A team using the James Webb Space Telescope (JWST) spotted the smallest free-floating brown dwarf star ever recorded and two other “failed stars.” They are located in a star cluster that’s only 1,000 light-years from Earth and is not associated with a parent star. The findings were published December 13 in the Astronomical Journal and may help astronomers better determine the boundaries between stars and planets.
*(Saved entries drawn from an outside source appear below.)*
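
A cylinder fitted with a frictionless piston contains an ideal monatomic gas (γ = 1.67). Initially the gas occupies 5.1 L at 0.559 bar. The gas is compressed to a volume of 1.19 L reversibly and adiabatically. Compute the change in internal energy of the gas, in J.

ΔU ≈ 703 J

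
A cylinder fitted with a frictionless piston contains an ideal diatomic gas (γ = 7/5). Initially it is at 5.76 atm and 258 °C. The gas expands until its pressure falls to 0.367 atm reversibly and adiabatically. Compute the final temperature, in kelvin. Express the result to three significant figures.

T₂ ≈ 242 K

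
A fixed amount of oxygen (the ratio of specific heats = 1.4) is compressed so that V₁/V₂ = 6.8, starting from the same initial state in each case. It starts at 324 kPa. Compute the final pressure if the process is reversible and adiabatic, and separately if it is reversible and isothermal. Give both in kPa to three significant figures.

Isothermal: P₂ = P₁(V₁/V₂) = 324×6.8 = 2203 kPa.
Adiabatic: P₂ = P₁(V₁/V₂)^γ = 324×6.8^(1.4) = 4743 kPa.

adiabatic: 4740 kPa; isothermal: 2200 kPa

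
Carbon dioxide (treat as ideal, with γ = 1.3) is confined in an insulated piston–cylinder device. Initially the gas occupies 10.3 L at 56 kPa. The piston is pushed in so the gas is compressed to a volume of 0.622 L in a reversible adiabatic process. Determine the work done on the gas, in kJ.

P₂ = P₁(V₁/V₂)^γ = 56×(10.3/0.622)^(1.3) = 2153 kPa.
For a reversible adiabat, W_by_gas = (P₁V₁ − P₂V₂)/(γ−1).
W_by = (56000×0.0103 − 2.153×10^6×0.000622) / (0.3) = -2540 J.
W_on_gas = −W_by = 2540 J.

W ≈ 2.54 kJ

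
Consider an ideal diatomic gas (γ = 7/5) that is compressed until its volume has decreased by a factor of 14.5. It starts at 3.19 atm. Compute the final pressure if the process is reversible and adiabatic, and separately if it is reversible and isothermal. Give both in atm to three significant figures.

adiabatic: 135 atm; isothermal: 46.3 atm

Isothermal: P₂ = P₁(V₁/V₂) = 3.19×14.5 = 46.26 atm.
Adiabatic: P₂ = P₁(V₁/V₂)^γ = 3.19×14.5^(7/5) = 134.8 atm.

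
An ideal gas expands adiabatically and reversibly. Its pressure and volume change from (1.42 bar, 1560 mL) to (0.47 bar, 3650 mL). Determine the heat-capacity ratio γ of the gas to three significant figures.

γ ≈ 1.30

PV^γ = const ⇒ γ = ln(P₂/P₁) / ln(V₁/V₂).
γ = ln(0.47/1.42) / ln(1560/3650) = 1.301.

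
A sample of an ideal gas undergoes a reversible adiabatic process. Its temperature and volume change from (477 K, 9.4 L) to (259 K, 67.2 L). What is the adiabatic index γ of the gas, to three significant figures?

TV^(γ−1) = const ⇒ γ − 1 = ln(T₂/T₁) / ln(V₁/V₂).
γ = 1 + ln(259/477) / ln(9.4/67.2) = 1.31.

γ ≈ 1.31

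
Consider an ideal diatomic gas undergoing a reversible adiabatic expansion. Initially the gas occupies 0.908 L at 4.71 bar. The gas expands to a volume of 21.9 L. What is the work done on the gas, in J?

γ = 7/5 for a diatomic ideal gas.
P₂ = P₁(V₁/V₂)^γ = 4.71×(0.908/21.9)^(7/5) = 0.05467 bar.
For a reversible adiabat, W_by_gas = (P₁V₁ − P₂V₂)/(γ−1).
W_by = (471000×0.000908 − 5467×0.0219) / (2/5) = 769.9 J.
W_on_gas = −W_by = -769.9 J.

W ≈ -770 J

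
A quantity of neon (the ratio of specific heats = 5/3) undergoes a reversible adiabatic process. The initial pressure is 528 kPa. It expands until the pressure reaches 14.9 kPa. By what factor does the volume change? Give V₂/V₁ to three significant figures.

V₂/V₁ ≈ 8.50

From PV^γ = const, V₂/V₁ = (P₁/P₂)^(1/γ).
V₂/V₁ = (528/14.9)^(3/5) = 8.505.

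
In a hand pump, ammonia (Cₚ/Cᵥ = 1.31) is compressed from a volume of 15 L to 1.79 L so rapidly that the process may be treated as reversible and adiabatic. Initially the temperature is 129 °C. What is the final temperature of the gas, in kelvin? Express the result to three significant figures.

Adiabatic: T₁V₁^(γ−1) = T₂V₂^(γ−1) ⇒ T₂ = T₁ (V₁/V₂)^(γ−1).
T₁ = 129 °C = 402.1 K.
T₂ = 402.1 × (15/1.79)^(0.31) = 777.3 K.

T₂ ≈ 777 K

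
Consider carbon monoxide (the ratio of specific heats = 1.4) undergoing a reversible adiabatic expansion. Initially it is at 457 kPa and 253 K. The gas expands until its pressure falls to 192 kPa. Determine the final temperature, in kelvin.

T₂ ≈ 197 K

Adiabatic: T₂/T₁ = (P₂/P₁)^((γ−1)/γ).
T₂ = 253 × (192/457)^(0.286) = 197.5 K.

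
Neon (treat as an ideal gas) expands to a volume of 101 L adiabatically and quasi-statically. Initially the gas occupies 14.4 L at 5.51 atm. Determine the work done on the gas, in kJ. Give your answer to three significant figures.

W ≈ -8.77 kJ

γ = 5/3 for a monatomic ideal gas.
P₂ = P₁(V₁/V₂)^γ = 5.51×(14.4/101)^(5/3) = 0.2144 atm.
For a reversible adiabat, W_by_gas = (P₁V₁ − P₂V₂)/(γ−1).
W_by = (558300×0.0144 − 21720×0.101) / (2/3) = 8768 J.
W_on_gas = −W_by = -8768 J.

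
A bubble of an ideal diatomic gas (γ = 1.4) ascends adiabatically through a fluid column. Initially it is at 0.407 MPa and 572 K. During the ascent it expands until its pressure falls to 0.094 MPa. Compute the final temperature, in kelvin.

Along an adiabat T P^((1−γ)/γ) is constant, so T₂ = T₁ (P₂/P₁)^((γ−1)/γ).
T₂ = 572 × (0.094/0.407)^(0.286) = 376.3 K.

T₂ ≈ 376 K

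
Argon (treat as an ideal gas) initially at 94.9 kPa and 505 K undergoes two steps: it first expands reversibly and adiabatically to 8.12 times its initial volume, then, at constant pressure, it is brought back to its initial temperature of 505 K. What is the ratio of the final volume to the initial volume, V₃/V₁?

For a monatomic ideal gas γ = 5/3.
Adiabatic step: V₂/V₁ = 8.12; T₂ = T₁·(1/8.12)^(2/3) = 125 K.
Isobaric step: V₃/V₂ = T₃/T₂ = 505/125.
V₃/V₁ = (V₂/V₁)(V₃/V₂) = 8.12 × (505/125) = 32.8.

V₃/V₁ ≈ 32.8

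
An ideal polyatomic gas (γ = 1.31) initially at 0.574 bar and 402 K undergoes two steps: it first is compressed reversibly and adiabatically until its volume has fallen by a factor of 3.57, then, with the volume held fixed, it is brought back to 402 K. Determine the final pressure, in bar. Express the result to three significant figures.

P₃ ≈ 2.05 bar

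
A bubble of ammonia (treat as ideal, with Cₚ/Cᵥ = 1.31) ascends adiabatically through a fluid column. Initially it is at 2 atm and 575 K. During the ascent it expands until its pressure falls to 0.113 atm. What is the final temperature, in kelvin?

Along an adiabat T P^((1−γ)/γ) is constant, so T₂ = T₁ (P₂/P₁)^((γ−1)/γ).
T₂ = 575 × (0.113/2)^(0.237) = 291.3 K.

T₂ ≈ 291 K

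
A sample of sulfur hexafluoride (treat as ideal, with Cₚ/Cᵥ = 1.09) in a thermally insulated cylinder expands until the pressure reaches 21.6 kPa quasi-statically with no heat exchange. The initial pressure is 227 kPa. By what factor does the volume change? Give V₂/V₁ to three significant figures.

V₂/V₁ ≈ 8.65

From PV^γ = const, V₂/V₁ = (P₁/P₂)^(1/γ).
V₂/V₁ = (227/21.6)^(0.917) = 8.654.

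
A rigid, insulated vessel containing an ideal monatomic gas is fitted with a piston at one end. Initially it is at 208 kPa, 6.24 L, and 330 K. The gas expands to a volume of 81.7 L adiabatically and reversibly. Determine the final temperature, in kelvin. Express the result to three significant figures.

T₂ ≈ 59.4 K

For a reversible adiabat TV^(γ−1) is constant, so T₂ = T₁ (V₁/V₂)^(γ−1).
γ = 5/3 for a monatomic ideal gas.
T₂ = 330 × (6.24/81.7)^(2/3) = 59.4 K.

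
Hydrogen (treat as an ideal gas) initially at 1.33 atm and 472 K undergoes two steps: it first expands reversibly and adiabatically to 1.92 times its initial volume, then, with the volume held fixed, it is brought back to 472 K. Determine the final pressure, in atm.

P₃ ≈ 0.693 atm

For a diatomic ideal gas γ = 7/5.
Adiabatic step (PV^γ = const): P₂ = 1.33×(1/1.92)^(7/5) = 0.5336 atm; T₂ = 472×(1/1.92)^(2/5) = 363.6 K.
Isochoric: P₃ = P₂(T₃/T₂) = 0.5336 × (472/363.6) = 0.6927 atm.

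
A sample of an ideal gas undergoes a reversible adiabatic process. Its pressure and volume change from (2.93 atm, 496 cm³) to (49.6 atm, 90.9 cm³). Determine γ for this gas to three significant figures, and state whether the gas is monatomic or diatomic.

γ ≈ 1.67; monatomic

PV^γ = const ⇒ γ = ln(P₂/P₁) / ln(V₁/V₂).
γ = ln(49.6/2.93) / ln(496/90.9) = 1.667.
γ ≈ 1.67 is close to 5/3, so the gas is monatomic.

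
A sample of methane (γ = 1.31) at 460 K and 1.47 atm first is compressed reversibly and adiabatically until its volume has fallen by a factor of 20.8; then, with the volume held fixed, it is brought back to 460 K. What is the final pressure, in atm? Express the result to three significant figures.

P₃ ≈ 30.6 atm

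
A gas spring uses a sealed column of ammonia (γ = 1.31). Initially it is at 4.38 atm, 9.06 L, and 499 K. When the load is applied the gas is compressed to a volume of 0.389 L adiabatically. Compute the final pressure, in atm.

Adiabatic: P₁V₁^γ = P₂V₂^γ ⇒ P₂ = P₁ (V₁/V₂)^γ.
P₂ = 4.38 × (9.06/0.389)^(1.31) = 270.7 atm.

P₂ ≈ 271 atm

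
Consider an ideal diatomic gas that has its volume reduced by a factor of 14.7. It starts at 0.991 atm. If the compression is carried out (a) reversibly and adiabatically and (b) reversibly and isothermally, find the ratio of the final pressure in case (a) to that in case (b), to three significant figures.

P_adiabatic / P_isothermal ≈ 2.93

For a diatomic ideal gas γ = 7/5.
Isothermal: P_b = P₁(V₁/V₂) = 0.991×14.7.
Adiabatic: P_a = P₁(V₁/V₂)^γ = 0.991×14.7^(7/5).
P_a/P_b = (V₁/V₂)^(γ−1) = 14.7^(2/5) = 2.93.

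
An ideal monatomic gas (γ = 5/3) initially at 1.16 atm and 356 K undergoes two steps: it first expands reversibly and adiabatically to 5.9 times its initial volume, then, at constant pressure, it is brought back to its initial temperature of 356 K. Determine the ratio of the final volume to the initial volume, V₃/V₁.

V₃/V₁ ≈ 19.3

Adiabatic step: V₂/V₁ = 5.9; T₂ = T₁·(1/5.9)^(2/3) = 109 K.
Isobaric step: V₃/V₂ = T₃/T₂ = 356/109.
V₃/V₁ = (V₂/V₁)(V₃/V₂) = 5.9 × (356/109) = 19.26.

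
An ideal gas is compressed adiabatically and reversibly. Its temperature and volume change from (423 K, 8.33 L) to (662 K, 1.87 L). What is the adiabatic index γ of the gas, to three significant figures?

TV^(γ−1) = const ⇒ γ − 1 = ln(T₂/T₁) / ln(V₁/V₂).
γ = 1 + ln(662/423) / ln(8.33/1.87) = 1.3.

γ ≈ 1.30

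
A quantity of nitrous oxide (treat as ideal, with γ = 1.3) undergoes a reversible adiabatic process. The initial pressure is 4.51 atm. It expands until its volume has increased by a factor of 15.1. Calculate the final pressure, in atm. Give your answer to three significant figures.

Since PV^γ is constant along a reversible adiabat, P₂ = P₁ (V₁/V₂)^γ.
P₂ = 4.51 × (1/15.1)^(1.3) = 0.1323 atm.

P₂ ≈ 0.132 atm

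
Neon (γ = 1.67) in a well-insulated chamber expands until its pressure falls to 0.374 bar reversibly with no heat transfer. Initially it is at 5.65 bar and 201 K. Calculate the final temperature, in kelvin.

Along an adiabat T P^((1−γ)/γ) is constant, so T₂ = T₁ (P₂/P₁)^((γ−1)/γ).
T₂ = 201 × (0.374/5.65)^(0.401) = 67.63 K.

T₂ ≈ 67.6 K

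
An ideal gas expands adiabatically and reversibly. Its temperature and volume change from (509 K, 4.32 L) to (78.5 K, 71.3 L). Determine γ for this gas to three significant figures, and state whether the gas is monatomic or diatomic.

γ ≈ 1.67; monatomic

TV^(γ−1) = const ⇒ γ − 1 = ln(T₂/T₁) / ln(V₁/V₂).
γ = 1 + ln(78.5/509) / ln(4.32/71.3) = 1.667.
γ ≈ 1.67 is close to 5/3, so the gas is monatomic.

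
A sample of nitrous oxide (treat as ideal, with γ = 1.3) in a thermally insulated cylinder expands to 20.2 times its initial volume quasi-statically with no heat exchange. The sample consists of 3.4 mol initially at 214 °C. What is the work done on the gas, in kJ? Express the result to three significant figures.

Adiabatic: T₁V₁^(γ−1) = T₂V₂^(γ−1) ⇒ T₂ = T₁ (V₁/V₂)^(γ−1).
T₁ = 214 °C = 487.1 K.
T₂ = 487.1 × (1/20.2)^(0.3) = 197.7 K.
Q = 0, so ΔU = W_on_gas = nCᵥΔT with Cᵥ = R/(γ−1) = 27.71 J/(mol·K).
ΔU = 3.4 × 27.71 × (197.7 − 487.1) = -27270 J.

W ≈ -27.3 kJ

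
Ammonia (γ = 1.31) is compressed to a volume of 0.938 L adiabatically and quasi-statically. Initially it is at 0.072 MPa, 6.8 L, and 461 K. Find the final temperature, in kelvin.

T₂ ≈ 852 K

Adiabatic: T₁V₁^(γ−1) = T₂V₂^(γ−1) ⇒ T₂ = T₁ (V₁/V₂)^(γ−1).
T₂ = 461 × (6.8/0.938)^(0.31) = 851.9 K.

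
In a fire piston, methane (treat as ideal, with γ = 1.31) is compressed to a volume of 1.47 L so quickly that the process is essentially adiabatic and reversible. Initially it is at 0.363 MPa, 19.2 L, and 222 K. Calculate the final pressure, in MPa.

Adiabatic: P₁V₁^γ = P₂V₂^γ ⇒ P₂ = P₁ (V₁/V₂)^γ.
P₂ = 0.363 × (19.2/1.47)^(1.31) = 10.52 MPa.

P₂ ≈ 10.5 MPa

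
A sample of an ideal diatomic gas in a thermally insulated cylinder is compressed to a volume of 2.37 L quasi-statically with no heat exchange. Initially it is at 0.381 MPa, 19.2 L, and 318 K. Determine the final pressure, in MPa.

Since PV^γ is constant along a reversible adiabat, P₂ = P₁ (V₁/V₂)^γ.
γ = 7/5 for a diatomic ideal gas.
P₂ = 0.381 × (19.2/2.37)^(7/5) = 7.127 MPa.

P₂ ≈ 7.13 MPa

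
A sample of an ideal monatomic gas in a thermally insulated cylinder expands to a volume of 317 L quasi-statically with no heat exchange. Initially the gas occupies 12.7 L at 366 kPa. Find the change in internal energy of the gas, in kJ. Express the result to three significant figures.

γ = 5/3 for a monatomic ideal gas.
P₂ = P₁(V₁/V₂)^γ = 366×(12.7/317)^(5/3) = 1.717 kPa.
For a reversible adiabat, W_by_gas = (P₁V₁ − P₂V₂)/(γ−1).
W_by = (366000×0.0127 − 1717×0.317) / (2/3) = 6156 J.
Q = 0 ⇒ ΔU = −W_by = -6156 J.

ΔU ≈ -6.16 kJ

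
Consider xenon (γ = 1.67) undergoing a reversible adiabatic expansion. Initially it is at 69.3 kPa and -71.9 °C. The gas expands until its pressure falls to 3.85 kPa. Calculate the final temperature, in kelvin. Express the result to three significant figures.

T₂ ≈ 63.1 K

Adiabatic: T₂/T₁ = (P₂/P₁)^((γ−1)/γ).
T₁ = -71.9 °C = 201.2 K.
T₂ = 201.2 × (3.85/69.3)^(0.401) = 63.11 K.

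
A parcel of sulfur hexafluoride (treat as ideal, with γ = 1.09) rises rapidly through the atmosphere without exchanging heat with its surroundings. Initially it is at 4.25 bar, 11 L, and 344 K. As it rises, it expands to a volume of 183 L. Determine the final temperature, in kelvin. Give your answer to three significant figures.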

[Related: A Jupiter-sized dwarf star burns half as hot as a campfire.]
Failed Stars
Brown dwarfs are celestial bodies that are more massive than planets, but not quite as large as stars. They form the way stars do, growing dense enough to collapse under the weight of their own gravity, but they never become dense and hot enough to start fusing the hydrogen needed to turn into a star. This is why they get the nickname “failed stars.”
The brown dwarf JWST spotted has a mass around eight times that of the planet Jupiter. Meanwhile, the smallest of these stars has a mass around three times that of Jupiter, which challenges current theories about how these types of celestial bodies are formed. Astronomers are using JWST to try and determine what the smallest celestial objects that can form in a star-like manner are.
“One basic question you’ll find in every astronomy textbook is, what are the smallest stars? That’s what we’re trying to answer,” study co-author and Pennsylvania State University astronomer Kevin Luhman said in a statement.
Scouring the skies
Luhman and his colleague Catarina Alves de Oliveira began their search with star cluster IC 348. This grouping is only about 1,000 light-years away in the Perseus star-forming region. Star cluster IC 348 is relatively young, at only about 5 million years old. Due to its age, any brown dwarfs present would still be relatively bright in infrared light and be glowing from the heat of their formation.